25 to 50 representative cases
clear expected outputs
a few known edge cases
a few recent production failures

That is enough to catch many regressions if the task is well-defined.

The key habit is not size. It is maintenance. Every repeated production failure should become a future eval case.

Offline evals and online signals solve different problems

Offline evals tell you whether a candidate change looks safe enough to ship.

Online signals tell you whether the shipped system is staying healthy under real traffic.

You need both.

Offline:

compare prompt versions
compare models
test routing logic
check retrieval changes before release

Online:

monitor drift
watch review rate
monitor latency
monitor cost per successful task

A prompt change that keeps quality flat but doubles latency is still a meaningful product change.

Use release gates, not vague approval

A useful release gate looks like this:

Workflow: support ticket triage
Baseline accuracy: 0.89
Candidate minimum accuracy: 0.89
Guardrail: review rate must not rise by more than 3 points
Guardrail: p95 latency must not rise by more than 15%
Decision: reject candidate if any gate fails

That is much more reliable than "the cheaper model looked okay in our spot check."

Turn production failures into assets

A mature eval set is built from real pain:

edge cases that confused the model
customer-facing regressions
cases reviewers repeatedly fix
retrieval misses that caused fabricated answers

Each one should become:

a permanent regression case
a new bucket in your analysis
or a new rule if the failure should never rely on a model again

That is how the eval system gets more valuable over time.

The most common mistake

The most common mistake is evaluating only the final answer when the failure actually sits earlier in the pipeline.

Examples:

the answer is wrong because retrieval missed the right chunk
the route is wrong because the label set is poorly defined
the action is unsafe because review thresholds are under-calibrated

If the system has multiple stages, evaluate those stages too.

How StackSpend helps

An eval result is more useful when it sits next to economics.
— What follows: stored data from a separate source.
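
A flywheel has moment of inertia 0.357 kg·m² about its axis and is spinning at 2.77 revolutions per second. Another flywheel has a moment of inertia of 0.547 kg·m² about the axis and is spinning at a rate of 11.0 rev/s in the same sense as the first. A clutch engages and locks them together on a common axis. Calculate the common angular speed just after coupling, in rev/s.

No external torque acts about the common axis, so total angular momentum is conserved.
Taking A's sense as positive: L = (0.3570)(2.77) + (0.5470)(11.0) = 7.006 kg·m²·rev/s.
Combined I = 0.3570 + 0.5470 = 0.9040 kg·m².
ω_f = L / I = 7.006 / 0.9040 = 7.750 rev/s.

|ω_f| ≈ 7.75 rev/s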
The Data Explorer lets you segment spend by provider and filter to the date range of a model rollout to compare cost-per-task before and after — which means you can see whether a "quality win" also increased total inference spend or shifted cost structure in ways your eval harness did not catch. Pairing that with Monitoring anomaly alerts means you get a signal the moment a new model version starts generating unexpected token volume in production, not just when the monthly invoice arrives.

What to do next

FAQ

Do I need a dedicated eval platform to start?
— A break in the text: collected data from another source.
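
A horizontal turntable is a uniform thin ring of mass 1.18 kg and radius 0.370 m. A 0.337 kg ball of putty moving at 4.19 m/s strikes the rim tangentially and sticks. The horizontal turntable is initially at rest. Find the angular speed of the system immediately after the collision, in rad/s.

About the axle the impulsive forces during the collision are internal, so angular momentum about that axis is conserved.
I_p = (1.18)(0.370)² = 0.1615 kg·m². Taking the sense of the ball of putty's angular momentum as positive, L_{ball} = m v R = (0.337)(4.19)(0.370) = 0.5225 kg·m²/s.
L_i = 0 + 0.5225 = 0.5225 kg·m²/s.
After sticking, I_f = I_p + m R² = 0.1615 + (0.337)(0.370)² = 0.2077 kg·m².
ω_f = L_i / I_f = 0.5225 / 0.2077 = 2.516 rad/s.

|ω_f| ≈ 2.52 rad/s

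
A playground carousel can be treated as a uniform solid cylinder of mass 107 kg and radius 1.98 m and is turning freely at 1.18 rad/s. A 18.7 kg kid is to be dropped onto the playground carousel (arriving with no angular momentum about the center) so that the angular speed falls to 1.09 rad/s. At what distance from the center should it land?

r ≈ 0.962 m

The added mass arrives with no angular momentum about the center, and any external torque about the center is negligible, so the system's angular momentum is conserved.
I_p = ½(107)(1.98)² = 209.7 kg·m².
I_p ω_i = (I_p + m r²) ω_f ⇒ m r² = I_p(ω_i/ω_f − 1) = 209.7(1.18/1.09 − 1) = 17.32 kg·m².
r = √(17.32/18.7) = 0.9623 m.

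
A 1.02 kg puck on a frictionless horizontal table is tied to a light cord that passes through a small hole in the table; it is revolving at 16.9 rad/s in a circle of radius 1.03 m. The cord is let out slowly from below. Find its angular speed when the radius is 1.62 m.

ω₂ ≈ 6.83 rad/s

The constraining force is radial, so m r² ω about the center is conserved.
ω₂ = ω₁ (r₁/r₂)² = (16.9)(1.03/1.62)² = 6.832 rad/s.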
No. A script, a fixed dataset, and clear metrics are enough to start. Dedicated tools become useful when you have many workflows, many prompt versions, or team-wide review processes.

How big should my eval set be?

Big enough to catch meaningful regressions for one workflow. For many teams that starts around 25 to 50 examples, then grows as new failures appear.

Should I compare models with one universal score?

Usually no. Compare them on the actual job they are doing. A model that is better at long-form writing may still be worse for routing or extraction.

How often should I refresh the eval set?

Whenever production teaches you something new. Repeated failures, edge cases, and review disagreements should become additions to the dataset.

What is the best guardrail besides quality?

Cost and latency are usually the most important operational guardrails. A change that preserves quality but materially worsens economics is not automatically a win.